Reduction in immunogenicity and clearance rate of Escherichia coli L-asparaginase by modification with monomethoxypolyethylene glycol

Abstract

Escherichia coli L-asparaginase was modified with monomethoxypolyethylene glycol using cyanuric chloride as a coupler. The modified enzyme did not cross-react with anti-L-asparaginase antibody in precipitin reaction, but retained some catalytic activity (8% of the original activity). It has the same Km value for L-asparagine and the same optimal pH as the native enzyme. The immunogenicity of the modified enzyme was substantially reduced because mouse antiserum to it showed no significant increase in hemagglutinin titer of L-asparaginase-coated sheep red blood cells. After a single i.p. injection of the modified enzyme (80 I.U./kg) into rats, enzyme activity was detected in the serum within 30 min and persisted for over 3 weeks.
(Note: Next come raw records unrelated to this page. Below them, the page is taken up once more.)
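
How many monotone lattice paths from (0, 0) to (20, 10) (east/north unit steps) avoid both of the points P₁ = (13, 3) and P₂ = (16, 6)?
Number of paths = 23684185

Inclusion–exclusion. Total paths: C(30, 20) = 30045015. Through P₁: C(16, 13)·C(14, 7) = 1921920. Through P₂: C(22, 16)·C(8, 4) = 5222910. Since P₁ is strictly southwest of P₂, a monotone path through both must visit P₁ then P₂; paths through both = C(16, 13)·C(6, 3)·C(8, 4) = 784000. Avoid both = 30045015 − 1921920 − 5222910 + 784000 = 23684185.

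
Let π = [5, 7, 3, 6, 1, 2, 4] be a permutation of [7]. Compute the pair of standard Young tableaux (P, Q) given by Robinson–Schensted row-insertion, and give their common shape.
P = [1, 2, 4] / [3, 6] / [5, 7];  Q = [1, 2, 7] / [3, 4] / [5, 6];  common shape = (3, 2, 2)

Row-insert the values π_1, π_2, … into P one at a time, bumping the leftmost entry strictly greater than the inserted value down to the next row. The recording tableau Q records, in position (i, j), the step at which that cell was added to P.
  Insert 5 (step 1): P = [5];  Q = [1]
  Insert 7 (step 2): P = [5, 7];  Q = [1, 2]
  Insert 3 (step 3): P = [3, 7] / [5];  Q = [1, 2] / [3]
  Insert 6 (step 4): P = [3, 6] / [5, 7];  Q = [1, 2] / [3, 4]
  Insert 1 (step 5): P = [1, 6] / [3, 7] / [5];  Q = [1, 2] / [3, 4] / [5]
  Insert 2 (step 6): P = [1, 2] / [3, 6] / [5, 7];  Q = [1, 2] / [3, 4] / [5, 6]
  Insert 4 (step 7): P = [1, 2, 4] / [3, 6] / [5, 7];  Q = [1, 2, 7] / [3, 4] / [5, 6]
Final shape: (3, 2, 2).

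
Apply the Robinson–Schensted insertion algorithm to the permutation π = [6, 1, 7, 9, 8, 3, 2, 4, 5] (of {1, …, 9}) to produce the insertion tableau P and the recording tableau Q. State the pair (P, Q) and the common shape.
P = [1, 2, 4, 5] / [3, 7, 8] / [6] / [9];  Q = [1, 3, 4, 9] / [2, 5, 8] / [6] / [7];  common shape = (4, 3, 1, 1)

Row-insert the values π_1, π_2, … into P one at a time, bumping the leftmost entry strictly greater than the inserted value down to the next row. The recording tableau Q records, in position (i, j), the step at which that cell was added to P.
  Insert 6 (step 1): P = [6];  Q = [1]
  Insert 1 (step 2): P = [1] / [6];  Q = [1] / [2]
  Insert 7 (step 3): P = [1, 7] / [6];  Q = [1, 3] / [2]
  Insert 9 (step 4): P = [1, 7, 9] / [6];  Q = [1, 3, 4] / [2]
  Insert 8 (step 5): P = [1, 7, 8] / [6, 9];  Q = [1, 3, 4] / [2, 5]
  Insert 3 (step 6): P = [1, 3, 8] / [6, 7] / [9];  Q = [1, 3, 4] / [2, 5] / [6]
  Insert 2 (step 7): P = [1, 2, 8] / [3, 7] / [6] / [9];  Q = [1, 3, 4] / [2, 5] / [6] / [7]
  Insert 4 (step 8): P = [1, 2, 4] / [3, 7, 8] / [6] / [9];  Q = [1, 3, 4] / [2, 5, 8] / [6] / [7]
  Insert 5 (step 9): P = [1, 2, 4, 5] / [3, 7, 8] / [6] / [9];  Q = [1, 3, 4, 9] / [2, 5, 8] / [6] / [7]
Final shape: (4, 3, 1, 1).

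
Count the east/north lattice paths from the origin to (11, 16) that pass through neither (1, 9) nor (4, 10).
Number of paths = 11194339

Inclusion–exclusion. Total paths: C(27, 11) = 13037895. Through P₁: C(10, 1)·C(17, 10) = 194480. Through P₂: C(14, 4)·C(13, 7) = 1717716. Since P₁ is strictly southwest of P₂, a monotone path through both must visit P₁ then P₂; paths through both = C(10, 1)·C(4, 3)·C(13, 7) = 68640. Avoid both = 13037895 − 194480 − 1717716 + 68640 = 11194339.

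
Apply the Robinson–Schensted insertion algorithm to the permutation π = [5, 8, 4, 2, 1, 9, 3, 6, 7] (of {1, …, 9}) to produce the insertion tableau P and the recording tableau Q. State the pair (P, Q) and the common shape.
P = [1, 3, 6, 7] / [2, 8, 9] / [4] / [5];  Q = [1, 2, 6, 9] / [3, 7, 8] / [4] / [5];  common shape = (4, 3, 1, 1)

Row-insert the values π_1, π_2, … into P one at a time, bumping the leftmost entry strictly greater than the inserted value down to the next row. The recording tableau Q records, in position (i, j), the step at which that cell was added to P.
  Insert 5 (step 1): P = [5];  Q = [1]
  Insert 8 (step 2): P = [5, 8];  Q = [1, 2]
  Insert 4 (step 3): P = [4, 8] / [5];  Q = [1, 2] / [3]
  Insert 2 (step 4): P = [2, 8] / [4] / [5];  Q = [1, 2] / [3] / [4]
  Insert 1 (step 5): P = [1, 8] / [2] / [4] / [5];  Q = [1, 2] / [3] / [4] / [5]
  Insert 9 (step 6): P = [1, 8, 9] / [2] / [4] / [5];  Q = [1, 2, 6] / [3] / [4] / [5]
  Insert 3 (step 7): P = [1, 3, 9] / [2, 8] / [4] / [5];  Q = [1, 2, 6] / [3, 7] / [4] / [5]
  Insert 6 (step 8): P = [1, 3, 6] / [2, 8, 9] / [4] / [5];  Q = [1, 2, 6] / [3, 7, 8] / [4] / [5]
  Insert 7 (step 9): P = [1, 3, 6, 7] / [2, 8, 9] / [4] / [5];  Q = [1, 2, 6, 9] / [3, 7, 8] / [4] / [5]
Final shape: (4, 3, 1, 1).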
Concomitant depletion of serum L-asparagine persisted for more than 3 weeks. On the other hand, the active enzyme was rapidly cleared from the serum. The half-lives of the modified and native enzymes were calculated to be 56 and 2.9 hr, respectively. This modified L-asparaginase may be much more useful than the native enzyme for the clinical treatments of tumors because of its reduced immunogenicity.